Mallery chuckled, and Roman looked up at Leah. For a second, she was expecting rebuke. She’d crossed a line of some sort.
But instead, he smiled. It wasn’t the smile of a wolf about to pounce, not the easy smile of a predator like he’d get sometime in a fight. This was just Roman the teammate, not Roman the Action Hero.
“I suppose it is. I try not to depend on it, because who knows when it’ll give out? I’ve never gone back, and HQ can’t tell me for sure if and when that ability will give out. Every time, I expect it could be my last. But for now, my magic still works.”

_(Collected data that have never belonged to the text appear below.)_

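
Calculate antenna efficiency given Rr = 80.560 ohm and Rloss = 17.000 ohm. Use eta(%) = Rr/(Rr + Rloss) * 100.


eta = 80.560 / (80.560 + 17.000) * 100 = 82.57%

82.57%


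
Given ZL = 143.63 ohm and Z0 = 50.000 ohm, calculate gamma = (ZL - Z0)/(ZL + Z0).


gamma = (143.63 - 50.000) / (143.63 + 50.000) = 0.4836

0.4836


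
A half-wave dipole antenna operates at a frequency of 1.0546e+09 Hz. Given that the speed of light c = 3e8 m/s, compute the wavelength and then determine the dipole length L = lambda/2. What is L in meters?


lambda = c / f = 3.0000e+08 / 1.0546e+09 = 0.2844680 m
L = lambda / 2 = 0.2844680 / 2 = 0.1422 m

0.1422 m


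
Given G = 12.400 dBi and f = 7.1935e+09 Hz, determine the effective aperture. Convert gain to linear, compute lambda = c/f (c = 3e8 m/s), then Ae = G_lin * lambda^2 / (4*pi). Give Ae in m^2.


lambda = c / f = 3.0000e+08 / 7.1935e+09 = 0.04170432 m
G_linear = 10^(12.400/10) = 17.37801
Ae = G_linear * lambda^2 / (4*pi) = 17.37801 * 0.04170432^2 / (4*pi) = 2.405e-03 m^2

2.405e-03 m^2


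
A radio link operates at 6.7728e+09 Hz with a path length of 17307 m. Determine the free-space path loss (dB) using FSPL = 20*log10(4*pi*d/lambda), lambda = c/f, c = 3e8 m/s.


lambda = c / f = 3.0000e+08 / 6.7728e+09 = 0.04429483 m
FSPL = 20 * log10(4*pi*17307/0.04429483) = 133.8 dB

133.8 dB


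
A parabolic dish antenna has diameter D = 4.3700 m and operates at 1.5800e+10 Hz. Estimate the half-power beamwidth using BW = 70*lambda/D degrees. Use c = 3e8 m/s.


lambda = c / f = 3.0000e+08 / 1.5800e+10 = 0.01898734 m
BW = 70 * 0.01898734 / 4.3700 = 0.3041 deg

0.3041 deg


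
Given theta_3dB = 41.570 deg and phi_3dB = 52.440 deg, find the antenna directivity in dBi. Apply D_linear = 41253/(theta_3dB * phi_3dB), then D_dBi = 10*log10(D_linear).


D_linear = 41253 / (41.570 * 52.440) = 18.92400
D_dBi = 10 * log10(18.92400) = 12.77 dBi

12.77 dBi


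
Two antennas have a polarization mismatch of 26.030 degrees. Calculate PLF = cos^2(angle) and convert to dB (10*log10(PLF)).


PLF_linear = cos^2(26.030 deg) = 0.8074180
PLF_dB = 10 * log10(0.8074180) = -0.9290 dB

-0.9290 dB


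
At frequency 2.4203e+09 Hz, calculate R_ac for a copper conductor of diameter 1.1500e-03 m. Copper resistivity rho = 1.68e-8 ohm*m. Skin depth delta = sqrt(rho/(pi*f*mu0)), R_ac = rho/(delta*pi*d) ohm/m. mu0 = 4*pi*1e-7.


delta = sqrt(1.68e-8 / (pi * 2.4203e+09 * 4*pi*1e-7)) = 1.325990e-06 m
R_ac = 1.68e-8 / (1.325990e-06 * pi * 1.1500e-03) = 3.507 ohm/m

3.507 ohm/m


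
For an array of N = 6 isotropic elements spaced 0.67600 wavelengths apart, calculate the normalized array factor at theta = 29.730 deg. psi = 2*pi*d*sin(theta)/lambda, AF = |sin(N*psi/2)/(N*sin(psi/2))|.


psi = 2*pi*0.67600*sin(29.730 deg) = 2.106359 rad
AF = |sin(6*2.106359/2) / (6*sin(2.106359/2))| = 6.882e-03

6.882e-03


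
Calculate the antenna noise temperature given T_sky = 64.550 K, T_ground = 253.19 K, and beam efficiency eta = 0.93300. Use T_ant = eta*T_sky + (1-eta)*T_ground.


T_ant = 0.93300 * 64.550 + (1 - 0.93300) * 253.19 = 77.19 K

77.19 K


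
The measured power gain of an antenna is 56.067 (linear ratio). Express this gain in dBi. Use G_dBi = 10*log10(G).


G_dBi = 10 * log10(56.067) = 17.49 dBi

17.49 dBi


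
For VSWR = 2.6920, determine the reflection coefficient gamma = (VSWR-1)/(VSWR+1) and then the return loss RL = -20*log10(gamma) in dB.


gamma = (2.6920 - 1) / (2.6920 + 1) = 0.4582882
RL = -20 * log10(0.4582882) = 6.777 dB

6.777 dB


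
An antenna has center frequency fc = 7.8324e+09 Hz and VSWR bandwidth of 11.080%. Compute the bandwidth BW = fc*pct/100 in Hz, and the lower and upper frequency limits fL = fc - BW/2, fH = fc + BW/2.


BW = 7.8324e+09 * 11.080/100 = 8.678299e+08 Hz
fL = 7.8324e+09 - 8.678299e+08/2 = 7.398e+09 Hz
fH = 7.8324e+09 + 8.678299e+08/2 = 8.266e+09 Hz

BW=8.678e+08 Hz, fL=7.398e+09 Hz, fH=8.266e+09 Hz


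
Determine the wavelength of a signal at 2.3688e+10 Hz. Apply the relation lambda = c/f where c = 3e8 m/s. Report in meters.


lambda = c / f = 3.0000e+08 / 2.3688e+10 = 0.01266 m

0.01266 m


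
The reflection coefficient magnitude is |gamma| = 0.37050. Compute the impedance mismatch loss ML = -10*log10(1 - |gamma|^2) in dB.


ML = -10 * log10(1 - 0.37050^2) = -10 * log10(0.86272975) = 0.6413 dB

0.6413 dB


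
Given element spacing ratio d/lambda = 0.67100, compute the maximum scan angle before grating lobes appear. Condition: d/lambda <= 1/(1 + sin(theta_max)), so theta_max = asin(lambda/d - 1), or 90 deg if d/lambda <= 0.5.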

“So, I’ve got about a million questions about how that works, but since you’re not a lab rat and this isn’t the R&D team, I’ll leave it be. Anyway, thank you for what you did. I fucked up bad, and you pulled us out of the fire.” Leah stood and offered a hand of thanks. Roman took it and squeezed, looking up at her (not too much, though. Dude was tall.)
“I got first watch,” Leah said. Roman assembled his bedside arsenal, and Mallery said her nightly prayers. Leah gave her a kiss goodnight before she crawled into her bedroll.